In my view, Mills (and Holmes) did not imagine someone winning in the market place of the ideas, because they found an infinite money glitch.

Your information goods you produce, are losing in the market place of ideas, not because of their quality, but because

1) You are blocked from selling them into a market of customers on the right. 2) they are too expensive compared to the alternatives available.

Take the intelligent design movement and how it was platformed by Fox News, as “schools should teach the controversy about evolution”. Implying that evolution isn’t “solid science”, and that ID was a potential answer for this issue.

Or take how fox platformed cranks and bad science on environmental issues, allowing R senators and congress people to point to it, and stop pro-environment actions and bills.

The posture of science at the time was to not engage with cranks, because “dont feed the trolls”.

Shocked by the outcomes, scientists went on Fox, hoping to engage with the audience and explain their points - only to be peppered with gotchas, rhetorical tricks and arguments that made for good TV.
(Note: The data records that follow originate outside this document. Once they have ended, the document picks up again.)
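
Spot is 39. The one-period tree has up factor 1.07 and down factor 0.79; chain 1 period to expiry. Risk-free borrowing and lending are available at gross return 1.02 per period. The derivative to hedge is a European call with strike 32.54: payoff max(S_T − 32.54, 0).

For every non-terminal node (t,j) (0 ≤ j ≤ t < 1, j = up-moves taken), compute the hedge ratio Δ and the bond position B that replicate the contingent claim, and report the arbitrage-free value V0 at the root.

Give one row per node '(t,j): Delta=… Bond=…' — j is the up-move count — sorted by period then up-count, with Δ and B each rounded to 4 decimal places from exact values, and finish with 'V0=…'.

(0,0): Delta=0.8416 Bond=-25.4205
V0=7.4009

Risk-neutral probability p* = (R−d)/(u−d) = (1.02−0.79)/(1.07−0.79) = 0.8214.
Terminal values V(1,·): V(1,0)=0.0000, V(1,1)=9.1900
Node (0,0) S=39.0000: V=(p*·9.1900+(1−p*)·0.0000)/1.02=7.4009; Δ=(9.1900−0.0000)/(41.7300−30.8100)=0.8416; B=V−Δ·S=-25.4205
Check: Δ(0,0)·S0 + B(0,0) = 7.4009 = V0.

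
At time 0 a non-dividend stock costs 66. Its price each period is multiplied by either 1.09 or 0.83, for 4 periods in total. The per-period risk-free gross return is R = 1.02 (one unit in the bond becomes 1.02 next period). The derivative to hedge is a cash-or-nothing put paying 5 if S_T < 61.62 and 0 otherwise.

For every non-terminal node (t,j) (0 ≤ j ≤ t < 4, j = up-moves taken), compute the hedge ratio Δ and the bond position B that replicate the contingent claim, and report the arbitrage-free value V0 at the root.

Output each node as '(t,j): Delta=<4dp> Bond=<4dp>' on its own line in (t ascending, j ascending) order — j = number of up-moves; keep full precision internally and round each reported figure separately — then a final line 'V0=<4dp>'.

No-arbitrage ⇒ martingale measure with p* = (R−d)/(u−d) = 0.7308.
At expiry t=4: V(4,0)=5.0000, V(4,1)=5.0000, V(4,2)=5.0000, V(4,3)=0.0000, V(4,4)=0.0000
(3,0): S=37.7379. Δ = (V_up−V_dn)/(S_up−S_dn) = (5.0000−5.0000)/(41.1344−31.3225) = 0.0000. V = [p*·5.0000 + (1−p*)·5.0000]/1.02 = 4.9020. B = V − Δ·S = 4.9020.
(3,1): S=49.5595. Δ = (V_up−V_dn)/(S_up−S_dn) = (5.0000−5.0000)/(54.0198−41.1344) = 0.0000. V = [p*·5.0000 + (1−p*)·5.0000]/1.02 = 4.9020. B = V − Δ·S = 4.9020.
(3,2): S=65.0841. Δ = (V_up−V_dn)/(S_up−S_dn) = (0.0000−5.0000)/(70.9417−54.0198) = -0.2955. V = [p*·0.0000 + (1−p*)·5.0000]/1.02 = 1.3198. B = V − Δ·S = 20.5505.
(3,3): S=85.4719. Δ = (V_up−V_dn)/(S_up−S_dn) = (0.0000−0.0000)/(93.1644−70.9417) = 0.0000. V = [p*·0.0000 + (1−p*)·0.0000]/1.02 = 0.0000. B = V − Δ·S = 0.0000.
(2,0): S=45.4674. Δ = (V_up−V_dn)/(S_up−S_dn) = (4.9020−4.9020)/(49.5595−37.7379) = 0.0000. V = [p*·4.9020 + (1−p*)·4.9020]/1.02 = 4.8058. B = V − Δ·S = 4.8058.
(2,1): S=59.7102. Δ = (V_up−V_dn)/(S_up−S_dn) = (1.3198−4.9020)/(65.0841−49.5595) = -0.2307. V = [p*·1.3198 + (1−p*)·4.9020]/1.02 = 2.2394. B = V − Δ·S = 16.0171.
(2,2): S=78.4146. Δ = (V_up−V_dn)/(S_up−S_dn) = (0.0000−1.3198)/(85.4719−65.0841) = -0.0647. V = [p*·0.0000 + (1−p*)·1.3198]/1.02 = 0.3484. B = V − Δ·S = 5.4243.
(1,0): S=54.7800. Δ = (V_up−V_dn)/(S_up−S_dn) = (2.2394−4.8058)/(59.7102−45.4674) = -0.1802. V = [p*·2.2394 + (1−p*)·4.8058]/1.02 = 2.8729. B = V − Δ·S = 12.7438.
(1,1): S=71.9400. Δ = (V_up−V_dn)/(S_up−S_dn) = (0.3484−2.2394)/(78.4146−59.7102) = -0.1011. V = [p*·0.3484 + (1−p*)·2.2394]/1.02 = 0.8407. B = V − Δ·S = 8.1140.
(0,0): S=66.0000. Δ = (V_up−V_dn)/(S_up−S_dn) = (0.8407−2.8729)/(71.9400−54.7800) = -0.1184. V = [p*·0.8407 + (1−p*)·2.8729]/1.02 = 1.3606. B = V − Δ·S = 9.1769.
Root portfolio cost Δ·66+B reproduces V0=1.3606.

(0,0): Delta=-0.1184 Bond=9.1769
(1,0): Delta=-0.1802 Bond=12.7438
(1,1): Delta=-0.1011 Bond=8.1140
(2,0): Delta=0.0000 Bond=4.8058
(2,1): Delta=-0.2307 Bond=16.0171
(2,2): Delta=-0.0647 Bond=5.4243
(3,0): Delta=0.0000 Bond=4.9020
(3,1): Delta=0.0000 Bond=4.9020
(3,2): Delta=-0.2955 Bond=20.5505
(3,3): Delta=0.0000 Bond=0.0000
V0=1.3606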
Crucially, the underlying sentiment was to ridicule experts and destroy faith in the “liberal” institutions that were crushing conservative views and cultural ability.

——

These are examples to illustrate that the people who are playing the market place of ideas have financialized it. They are not in it for democracy, they are not in it, to engage in actual commerce of ideas

They are in it to break it. The job of members on the side of accuracy and science and evidence, is to understand it, realize the errors in their assumption, and to take advantage of the arbitrage opportunity that inefficient behavior must create.

The cost of production of your facts and ideas, makes you more expensive and less useful, than the content being produced and subsidized on the right.

Be cheaper, be more useful, break the embargo, be financially viable, and/or institute regulation that prevents the creation of idea monopolists.

Either Participants that do not have to compete on the merits of their ideas, but on their ability to subsidize their media efforts, must be made uncompetitive in the market place of ideas.

OR, we must accept that there is an unavoidable fail state at the intersection of human neurology and Laissez faire information economies, and deal with that.